Puis, leurs regards se croisèrent, dans un sourire de béatitude. Quelle coïncidence inouïe ! Ils se retrouvaient, après quatre décennies, dans la salle à manger d’un bateau de croisière naviguant sur le fleuve de Moscou. Elle se pinçait la main pour savoir si elle ne rêvait pas, pour savoir si elle n’était pas au cœur d’un roman dont elle serait l’héroïne.
Tom et Laurie avaient vécu un amour de jeunesse puissant, partagé, mais court, comme peuvent l’être les premiers amours. Pas un mot n’avait été encore échangé. Laurie avait l’impression que cet instant magique avait duré une heure. L’environnement autour d’eux avait complètement disparu. Ils étaient seuls au monde, tellement heureux de se revoir qu’ils n’arrivaient toujours pas à se parler.
Tom finit par prendre les devants, demanda à Laurie comment elle allait. Des paroles qui lui auraient semblé d’une banalité affligeante en d’autres temps, mais, qui revêtaient, à cet instant, une once de félicité. Puis, un flot de paroles défila sans interruption, jusqu’au bout de la nuit. Ils se racontèrent tout sur leur vie, sans rien omettre.

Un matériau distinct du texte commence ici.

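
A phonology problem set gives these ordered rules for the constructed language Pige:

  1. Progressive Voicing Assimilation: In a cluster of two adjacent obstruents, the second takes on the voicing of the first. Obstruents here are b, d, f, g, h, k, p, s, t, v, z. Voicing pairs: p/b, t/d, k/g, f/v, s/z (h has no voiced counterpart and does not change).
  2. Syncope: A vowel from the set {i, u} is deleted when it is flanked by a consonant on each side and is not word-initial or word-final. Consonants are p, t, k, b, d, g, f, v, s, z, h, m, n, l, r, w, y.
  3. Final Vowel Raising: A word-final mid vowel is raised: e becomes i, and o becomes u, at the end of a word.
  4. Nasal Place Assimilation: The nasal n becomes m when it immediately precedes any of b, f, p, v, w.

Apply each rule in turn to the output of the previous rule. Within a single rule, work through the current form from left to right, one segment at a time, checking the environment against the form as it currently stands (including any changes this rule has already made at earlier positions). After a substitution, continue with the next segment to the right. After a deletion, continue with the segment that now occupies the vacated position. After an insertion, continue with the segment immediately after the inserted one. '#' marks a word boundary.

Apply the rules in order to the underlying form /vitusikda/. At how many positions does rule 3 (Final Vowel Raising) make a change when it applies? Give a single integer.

0

1 Progressive Voicing Assimilation: [vitusikda] → [vitusikta]
2 Syncope: [vitusikta] → [vtskta]
3 Final Vowel Raising: no change — [vtskta]
4 Nasal Place Assimilation: no change — [vtskta]
Rule 3 changed 0 position(s).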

Les deux semaines à voguer furent majestueuses, tant par la beauté des paysages et la gentillesse des Russes qui les accueillaient lors des nombreuses visites, que par le lien puissant qui s’était tout naturellement recréé entre Tom et Laurie. Ils formaient de nouveau un duo qui laissait présager un avenir radieux.
En guise de conclusion
J’ai été très surprise, pendant cette présentation de Bernard Werber, de constater qu’il utilisait le jeu de tarot pour faire évoluer certains de ses personnages. L’effet de surprise passé, cela m’a paru être une excellente base pour écrire une historie. J’y ai mêlé quelques détails de ma vie personnelle, arrangés bien sûr, et d’autres, purement fictifs.
Le jeu de tarot propose tellement de cartes pour raconter des histoires, des voyages, créer des personnages, pimenter des intrigues, imaginer des péripéties, écrire ce qu’on a sur le coeur ou s ’embarquer carrément dans l’écriture d’un roman.
Bernard Werber a eu cette idée géniale de nous confier un de ses secrets d’écriture. J’appelle ça le tarot de l’écrivain. Le jeu du tarot, c’est comme si on ouvrait une boîte de pandore, une boîte d’imagination. Les mots viennent et le jeu d’écriture peut commencer.
Alors, à vos tirages et à votre plume!
Jamais je n’aurai imaginé écrire un texte à partir d’un tirage de cartes du tarot. C’est une excellente idée, et ton texte est très beau. Il y a de toi à tes 17 ans dans ce texte bien sûr, , mais il y a aussi de toi dans ton intérieur profond. Il faut juste décrypter à travers tes écrits…
Merci pour cette découverte étonnante. Je n’aurai jamais imaginé qu’on puisse écrire à partir du hasard d’un jeu de tarot. J’avais adoré lire « les fourmis », une lecture qui m’avais marquée par son originalité, sans avoir conscience du rôle du tarot dans sa conception. Du coup, ça pourrait être intéressant de relire cet ouvrage avec cette nouvelle donnée en tête. Mon seul problème : je ne connais pas les cartes du tarot et va falloir que je m’y penche. Ça titille mon cerveau, tout ça ! Malgré tout, ça me rappelle les composantes du conte qui sont un peu similaires.
Quant à votre texte, bravo ! Un bel exemple d’application de la méthode , pour une histoire qui fait du bien. Moi, je ne suis pas certaine d’en être capable à l’heure actuelle, alors encore bravo. Et merci pour tout ce travail de recherche que vous partagez.
Bien à vous …
Vos commentaires sont toujours touchants Catherine; merci beaucoup! Je fais partager ce que j’apprends dans mes formations. Moi aussi j’ai été très étonnée d’écrire grâce au jeu de tarot.